| N.Y. App. Div. | Feb 16, 1993

—In an action to recover damages, inter alia, for wrongful death, the plaintiff appeals from so much of an order of the Supreme Court, Nassau County (Christ, J.), entered November 28, 1990, as granted the motion of the defendant Edward T. Davison for summary judgment dismissing the complaint insofar as it is asserted against him.

Ordered that the order is reversed insofar as appealed from, on the law, with costs, and the respondent’s motion is denied.

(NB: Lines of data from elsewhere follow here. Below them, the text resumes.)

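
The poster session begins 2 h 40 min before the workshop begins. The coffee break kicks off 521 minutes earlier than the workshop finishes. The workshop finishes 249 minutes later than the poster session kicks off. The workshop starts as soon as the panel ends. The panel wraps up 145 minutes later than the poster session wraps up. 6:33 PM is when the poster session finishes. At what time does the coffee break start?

1:46 PM

The panel ends at 6:33 PM + 145 min = 8:58 PM.
So the workshop starts at 8:58 PM.
The poster session starts at 8:58 PM − 160 min = 6:18 PM.
The workshop ends at 6:18 PM + 249 min = 10:27 PM.
The coffee break starts at 10:27 PM − 521 min = 1:46 PM.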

The respondent’s medical expert’s bare conclusory assertions that (1) the respondent conformed to accepted medical practices, (2) the cause of the plaintiffs decedent’s death could not have been reasonably diagnosed, and (3) even if the cause of death could be diagnosed it could not have been successfully treated, were insufficient to establish the respondent’s entitlement to judgment as a matter of law (see, Winegrad v New York Univ. Med. Ctr., 64 NY2d 851; Canosa v Abadir, 165 AD2d 823; Montalbano v North Shore Univ. Hosp., 154 AD2d 579). Additionally, the respondent’s medical expert’s conclusions were completely contradicted by the plaintiff’s medical expert, leaving a conflict of medical opinion that should be resolved by a finder of fact (see, Taype v City of New York, 82 AD2d 648; Kallenberg v Beth Israel Hosp., 45 AD2d 177, affd *79137 NY2d 719). Moreover, since the deposition of the respondent had not yet taken place, summary judgment was premature. Mangano, P. J., Sullivan, O’Brien, Ritter and Pizzuto, JJ., concur.